34. The failure to notify Sherwin-Williams after EPA inspected the drum site in 1985 has prevented Sherwin-Williams from conducting its own investigation into the problem. If Sherwin-Williams had been given the opportunity to conduct an on-site inspection, it would have been in a better position to analyze the hazardous materials and gather information concerning any markings on the containers.
35. Finally, the passage of time has diminished Sherwin-Williams' opportunity to present an adequate defense. Since all of the illegal dumping occurred before 1969, Sherwin-Williams has been restricted in its ability to retrieve its records or interview any employees who may have been involved in disposing of its waste materials.
Conclusions of Law
1. In order to prevail, the plaintiff must provide an excuse for the delay in bringing this action.
2. The defendant must establish that it suffered prejudice due to the plaintiff's delay in bringing suit.
3. In the instant case, Munster has failed to provide any excuse for the delay in bringing this action. It knew or should have known of the drum site as early as 1969.
4. Sherwin-Williams has established that it has suffered prejudice from the delay. The various drums and containers have deteriorated making it difficult to identify which drums and containers belonged to Sherwin-Williams. In addition, Munster failed to identify which hazardous substances came from Sherwin-Williams' containers or drums. Finally, the passage of time has decreased Sherwin-Williams' opportunity to formulate a defense.

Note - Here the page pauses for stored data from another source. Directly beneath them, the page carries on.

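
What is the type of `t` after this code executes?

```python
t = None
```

None has type NoneType

NoneType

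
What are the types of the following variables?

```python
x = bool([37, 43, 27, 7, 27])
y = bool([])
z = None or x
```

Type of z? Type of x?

None or <bool> returns the bool; bool() returns bool

bool, bool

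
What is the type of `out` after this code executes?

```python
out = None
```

None has type NoneType

NoneType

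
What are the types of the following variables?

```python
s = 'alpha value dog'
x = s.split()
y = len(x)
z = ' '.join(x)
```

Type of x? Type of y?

str.split() returns list; len() returns int

list, int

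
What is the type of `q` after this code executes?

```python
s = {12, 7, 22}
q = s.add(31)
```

set.add() returns None (mutates in place)

NoneType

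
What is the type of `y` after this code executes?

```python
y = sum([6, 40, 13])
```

sum() of ints returns int

int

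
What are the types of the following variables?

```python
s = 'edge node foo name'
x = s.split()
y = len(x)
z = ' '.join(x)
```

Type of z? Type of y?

str.join() returns str; len() returns int

str, int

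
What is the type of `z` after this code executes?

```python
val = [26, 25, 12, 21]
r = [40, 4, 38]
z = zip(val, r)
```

zip() returns a zip iterator object

zip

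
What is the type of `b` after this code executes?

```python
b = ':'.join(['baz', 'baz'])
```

str.join() returns str

str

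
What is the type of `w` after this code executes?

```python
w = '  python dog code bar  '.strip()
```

str.strip() returns str

str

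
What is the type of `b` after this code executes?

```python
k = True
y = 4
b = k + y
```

bool + int returns int (True is 1, so 1 + 4 = 5)

int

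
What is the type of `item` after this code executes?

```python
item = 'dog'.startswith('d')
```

str.startswith() returns bool

bool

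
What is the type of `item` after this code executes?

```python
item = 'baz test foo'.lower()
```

str.lower() returns str

str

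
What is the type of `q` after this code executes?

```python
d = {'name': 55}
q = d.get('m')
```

dict.get() returns None when key 'm' is not found and no default given

NoneType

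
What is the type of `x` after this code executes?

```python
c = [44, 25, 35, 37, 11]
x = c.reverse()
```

list.reverse() returns None

NoneType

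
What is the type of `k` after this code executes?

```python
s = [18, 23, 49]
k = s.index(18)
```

list.index() returns int

int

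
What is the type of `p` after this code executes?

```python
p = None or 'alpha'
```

'or' with None returns the other value ('alpha', str)

str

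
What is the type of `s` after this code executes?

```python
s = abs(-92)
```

abs() of int returns int

int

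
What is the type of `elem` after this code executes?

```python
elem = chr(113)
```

chr() returns str (single character)

str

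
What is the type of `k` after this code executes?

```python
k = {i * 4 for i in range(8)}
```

A set comprehension {expr for x in iterable} produces a set

set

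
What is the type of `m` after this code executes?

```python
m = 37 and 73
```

'and' returns the last value when all truthy (73, which is int)

int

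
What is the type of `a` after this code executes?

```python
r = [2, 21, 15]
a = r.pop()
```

list.pop() returns the popped element (int here)

int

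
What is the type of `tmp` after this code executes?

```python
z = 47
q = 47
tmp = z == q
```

Equality comparison returns bool

bool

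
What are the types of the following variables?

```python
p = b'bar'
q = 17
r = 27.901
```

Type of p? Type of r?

p is bytes; r is float

bytes, float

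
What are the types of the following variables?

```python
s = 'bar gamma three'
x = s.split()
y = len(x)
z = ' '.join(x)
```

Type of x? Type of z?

str.split() returns list; str.join() returns str

list, str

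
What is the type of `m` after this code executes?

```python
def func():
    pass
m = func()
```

A function with no return statement returns None

NoneType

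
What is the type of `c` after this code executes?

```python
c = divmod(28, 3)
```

divmod() returns a tuple (quotient, remainder)

tuple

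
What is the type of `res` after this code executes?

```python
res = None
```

None has type NoneType

NoneType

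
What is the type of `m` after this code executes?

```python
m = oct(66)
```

oct() returns str representation

str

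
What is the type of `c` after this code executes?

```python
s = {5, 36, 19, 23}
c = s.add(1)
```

set.add() returns None (mutates in place)

NoneType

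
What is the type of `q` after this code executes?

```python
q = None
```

None has type NoneType

NoneType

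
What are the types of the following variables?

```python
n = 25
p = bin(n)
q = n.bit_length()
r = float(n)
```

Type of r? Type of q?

float() returns float; int.bit_length() returns int

float, int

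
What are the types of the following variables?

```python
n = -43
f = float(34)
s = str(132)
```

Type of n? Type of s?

n is int; s is str

int, str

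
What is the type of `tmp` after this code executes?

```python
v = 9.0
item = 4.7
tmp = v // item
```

float // float returns float (floor division preserves float type)

float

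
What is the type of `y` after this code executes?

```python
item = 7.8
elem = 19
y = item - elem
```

float - int returns float (7.8 - 19 = -11.2)

float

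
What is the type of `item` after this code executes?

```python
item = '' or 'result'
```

'or' returns first truthy value ('result', which is str)

str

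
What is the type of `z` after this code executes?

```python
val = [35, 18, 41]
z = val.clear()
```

list.clear() returns None

NoneType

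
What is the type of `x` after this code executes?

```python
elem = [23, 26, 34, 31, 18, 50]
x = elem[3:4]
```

Slicing a list always returns a list

list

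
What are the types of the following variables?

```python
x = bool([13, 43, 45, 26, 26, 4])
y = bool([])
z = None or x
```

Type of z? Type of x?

None or <bool> returns the bool; bool() returns bool

bool, bool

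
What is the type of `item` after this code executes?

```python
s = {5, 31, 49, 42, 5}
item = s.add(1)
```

set.add() returns None (mutates in place)

NoneType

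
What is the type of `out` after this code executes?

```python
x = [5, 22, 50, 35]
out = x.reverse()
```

list.reverse() returns None

NoneType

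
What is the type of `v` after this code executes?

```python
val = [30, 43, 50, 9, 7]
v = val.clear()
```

list.clear() returns None

NoneType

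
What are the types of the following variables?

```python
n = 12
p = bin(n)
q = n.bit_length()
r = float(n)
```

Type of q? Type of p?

int.bit_length() returns int; bin() returns str

int, str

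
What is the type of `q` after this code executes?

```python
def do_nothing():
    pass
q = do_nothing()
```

A function with no return statement returns None

NoneType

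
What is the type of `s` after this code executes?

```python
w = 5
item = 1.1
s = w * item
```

int * float returns float (5 * 1.1 = 5.5)

float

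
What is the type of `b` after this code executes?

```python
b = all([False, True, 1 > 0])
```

all() returns bool

bool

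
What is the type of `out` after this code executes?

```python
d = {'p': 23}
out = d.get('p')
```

dict.get() returns the value (int) when key is found

int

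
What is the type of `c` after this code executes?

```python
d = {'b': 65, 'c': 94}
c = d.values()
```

.values() returns a dict_values view object

dict_values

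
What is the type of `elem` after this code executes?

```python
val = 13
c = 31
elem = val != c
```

Comparison operators return bool

bool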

5. Since Munster has failed to provide an excuse for its delay and since Sherwin-Williams has suffered prejudice, the doctrine of laches applies to bar this action. Sherwin-Williams is entitled to judgment against Munster.
For the foregoing reasons, the Clerk is ORDERED to enter judgment in favor of the defendant, Sherwin-Williams Company, Inc., and against the plaintiff, the Town of Munster.